LREC 2022 Tutorial


Building Reliable Datasets for Aggressive and Hateful Language Identification: Theory, Taxonomies and Approaches

May 20, 2022

Marseille, Paris

Tutorial Outline

The tutorial is broadly divided into two parts - each of 90 minutes, with each containing three broad modules of roughly 30 minutes.
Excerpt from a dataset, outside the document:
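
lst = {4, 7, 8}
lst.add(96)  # {4, 7, 8, 96}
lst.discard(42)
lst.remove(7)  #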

A broad outline of the topics to be covered during the tutorial is given below -

PART 1 [90 minutes]

    1. Introduction - An overview of im/politeness and its definition

    2. Sociopragmatic Models of im/politeness

    3. Pragmalinguistic research involving (im)politeness and aggression: Ritual Frame Indicating Expressions Theory

      • Comparative Analysis of English and German

      • Comparative Analysis of English and Chinese

      • Comparative Analysis of English, Hindi and Bangla

PART 2 [90 minutes]

  1. Major annotation taxonomies in NLP

    • Offensive Language

    • Abusive Language

    • Hate Speech

    • Aggressive Language

  2. Annotating datasets for abusive language identification

    • Building datasets from scratch

    • Analysis to datasets and datasets to analysis

  3. Sociopragmatic models and Mapping Multiple Datasets

    • Mapping Aggressive and Offensive Language Datasets

    • Mapping Hate Speech and Abusive Language Datasets

For the second part, the audience will be given a small dataset to analyse, and the audience will also be encouraged to bring their own small dataset(s) for analysis.